And jealous of the blessing. Spread it then,

And let it circulate through every vein

Of all your Empire—that where Britain’s power

Is felt, mankind may feel her mercy too.

Cowper.

Great movements are too often connected with the names of one or two prominent men, to the neglect of others whose services are highly meritorious. Laziness rather than unfairness may be assigned as the cause of this mistake. The popular consciousness, unable to hold together names, according to gradation of merit, settles on one or two as convenient pegs for the memory, and discards the remainder. Hence it comes about that commanders acquire undying fame which may be due to their chiefs of staff; and statesmen are reputed the authors of measures which they accepted doubtfully from their permanent officials.

It is by some such process of hasty labelling that the name of Wilberforce is often affixed alone to the movement for the liberation of the slaves. True, he deserves to hold a very high place in the roll-call of the champions of philanthropy. But the following short summary will suffice to suggest that many other names, now wellnigh forgotten, deserve to be held in equal honour. Of those who helped to arouse public opinion on this question George Fox and William Edmundson come first in point of time. They lifted up their voice in and after the year 1671 against the cruelties inflicted on negro slaves in Barbadoes and elsewhere; but we do not find that their views on slavery affected a large number of their co-religionists until the year 1727, when the Society of Friends in their annual meeting at London passed a resolution condemning both the slave trade and the owning of slaves.[730] This conviction spread to the Quakers of Pennsylvania (the “Quaker State”) where worthy members of the Society succeeded in arousing public opinion even against the institution of slavery.

Reverting to England, with which alone we are concerned, we find the Quakers striving to stop the worst abuses of the Slave Trade. The Treaty of Utrecht (1713) had handed over to England a great part of that traffic; and Chatham himself boasted that his conquests in Africa during the Seven Years’ War had placed almost the whole of it in British hands. When a man of his elevation of thought held this language, we can imagine that the many looked on the trade as a pillar of the Empire, and derided its few opponents as lunatics.

Not that public opinion was wholly blind to its evils. In the year 1750 Parliament had passed an Act forbidding the kidnapping of negroes; but it proved wholly ineffective; and, as the horrors connected with the Slave Trade became better known, the Society of Friends warned all its members to abstain from any connection whatever with so unholy a traffic (1758). Three years later it resolved to disown any who should disregard this warning.[731] Thus, to the religious zeal and consistency of the Friends we are indebted for the first attempts to abolish this traffic. No small community has ever rendered a greater service to the cause of religion and humanity.

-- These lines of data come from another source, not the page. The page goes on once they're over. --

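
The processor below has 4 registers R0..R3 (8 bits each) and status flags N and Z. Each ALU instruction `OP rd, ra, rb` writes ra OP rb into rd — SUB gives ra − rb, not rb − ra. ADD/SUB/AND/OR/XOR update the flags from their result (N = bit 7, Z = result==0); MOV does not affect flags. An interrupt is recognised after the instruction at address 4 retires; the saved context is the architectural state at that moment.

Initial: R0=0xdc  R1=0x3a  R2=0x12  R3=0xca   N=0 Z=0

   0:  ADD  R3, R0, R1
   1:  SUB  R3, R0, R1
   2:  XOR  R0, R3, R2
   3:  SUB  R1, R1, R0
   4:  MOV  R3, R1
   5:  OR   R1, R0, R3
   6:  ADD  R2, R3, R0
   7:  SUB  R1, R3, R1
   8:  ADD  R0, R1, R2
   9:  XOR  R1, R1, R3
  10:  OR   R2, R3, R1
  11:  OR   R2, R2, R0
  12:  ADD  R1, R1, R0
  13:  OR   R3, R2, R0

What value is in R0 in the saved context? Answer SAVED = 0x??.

after  0: R0=0xdc R1=0x3a R2=0x12 R3=0x16  N=0 Z=0
after  1: R0=0xdc R1=0x3a R2=0x12 R3=0xa2  N=1 Z=0
after  2: R0=0xb0 R1=0x3a R2=0x12 R3=0xa2  N=1 Z=0
after  3: R0=0xb0 R1=0x8a R2=0x12 R3=0xa2  N=1 Z=0
after  4: R0=0xb0 R1=0x8a R2=0x12 R3=0x8a  N=1 Z=0
-- IRQ taken; context saved, return-PC = 5 --

SAVED = 0xb0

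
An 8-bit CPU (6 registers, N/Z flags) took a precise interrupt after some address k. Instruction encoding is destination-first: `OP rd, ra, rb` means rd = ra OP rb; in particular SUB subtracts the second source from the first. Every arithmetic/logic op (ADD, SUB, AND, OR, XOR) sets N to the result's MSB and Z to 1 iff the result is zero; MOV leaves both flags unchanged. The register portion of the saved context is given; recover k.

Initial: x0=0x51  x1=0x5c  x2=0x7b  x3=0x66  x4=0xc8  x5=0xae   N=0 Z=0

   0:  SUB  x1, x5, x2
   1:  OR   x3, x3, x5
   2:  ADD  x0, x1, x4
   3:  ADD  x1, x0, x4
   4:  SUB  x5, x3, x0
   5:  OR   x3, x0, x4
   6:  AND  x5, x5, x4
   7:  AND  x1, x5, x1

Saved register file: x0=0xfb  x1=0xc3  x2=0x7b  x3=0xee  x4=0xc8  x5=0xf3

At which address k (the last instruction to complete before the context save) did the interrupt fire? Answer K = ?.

after  0: x0=0x51 x1=0x33 x2=0x7b x3=0x66 x4=0xc8 x5=0xae  N=0 Z=0
after  1: x0=0x51 x1=0x33 x2=0x7b x3=0xee x4=0xc8 x5=0xae  N=1 Z=0
after  2: x0=0xfb x1=0x33 x2=0x7b x3=0xee x4=0xc8 x5=0xae  N=1 Z=0
after  3: x0=0xfb x1=0xc3 x2=0x7b x3=0xee x4=0xc8 x5=0xae  N=1 Z=0
after  4: x0=0xfb x1=0xc3 x2=0x7b x3=0xee x4=0xc8 x5=0xf3  N=1 Z=0
-- IRQ taken; context saved, return-PC = 5 --

K = 4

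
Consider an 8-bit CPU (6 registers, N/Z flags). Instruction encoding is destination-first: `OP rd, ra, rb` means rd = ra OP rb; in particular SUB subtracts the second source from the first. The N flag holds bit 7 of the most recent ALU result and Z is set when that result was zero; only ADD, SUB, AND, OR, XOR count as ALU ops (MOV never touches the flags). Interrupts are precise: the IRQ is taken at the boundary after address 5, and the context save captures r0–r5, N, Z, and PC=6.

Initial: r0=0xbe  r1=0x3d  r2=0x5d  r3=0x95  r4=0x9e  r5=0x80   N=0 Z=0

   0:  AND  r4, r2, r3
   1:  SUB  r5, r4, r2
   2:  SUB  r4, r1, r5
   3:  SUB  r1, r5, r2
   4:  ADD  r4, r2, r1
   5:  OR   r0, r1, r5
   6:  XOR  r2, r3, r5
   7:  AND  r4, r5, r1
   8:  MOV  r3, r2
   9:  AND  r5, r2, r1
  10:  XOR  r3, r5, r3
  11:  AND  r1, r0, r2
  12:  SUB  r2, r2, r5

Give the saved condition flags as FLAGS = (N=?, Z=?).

after  0: r0=0xbe r1=0x3d r2=0x5d r3=0x95 r4=0x15 r5=0x80  N=0 Z=0
after  1: r0=0xbe r1=0x3d r2=0x5d r3=0x95 r4=0x15 r5=0xb8  N=1 Z=0
after  2: r0=0xbe r1=0x3d r2=0x5d r3=0x95 r4=0x85 r5=0xb8  N=1 Z=0
after  3: r0=0xbe r1=0x5b r2=0x5d r3=0x95 r4=0x85 r5=0xb8  N=0 Z=0
after  4: r0=0xbe r1=0x5b r2=0x5d r3=0x95 r4=0xb8 r5=0xb8  N=1 Z=0
after  5: r0=0xfb r1=0x5b r2=0x5d r3=0x95 r4=0xb8 r5=0xb8  N=1 Z=0
-- IRQ taken; context saved, return-PC = 6 --

FLAGS = (N=1, Z=0)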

It should be noted in passing that their action and that of later abolitionists helped to link together these two ideals in a manner which was to be infinitely fruitful. In this connection Granville Sharp, John Wesley, Clarkson, Paley, Wilberforce, Buxton, Zachary Macaulay, and many others may be named as proving the close union that subsisted between religious conviction and the philanthropic movement. The power of religion to impel to good works shone forth in all of them. Wilberforce gave scarcely a thought to the slaves until the work of grace began in his own heart. In 1774 Wesley published his work, “Thoughts upon Slavery,” which greatly furthered the cause. Indeed, it should be noticed as one of the influences marking off the philanthropic movement in England from that of France that here for the most part it was an offshoot of the Evangelical Revival, whereas in France the efforts of Voltaire and the Encyclopaedists imparted to similar efforts a strongly anti-Catholic bias. These facts were destined to mould the future of religion and politics in the two lands. Here philanthropists and statesmen were the mainstay of religion. There the slow cessation of persecution and the reluctant abandonment of privileges by the Roman Church ranged social reformers against her, with results that were to appear in the Revolution.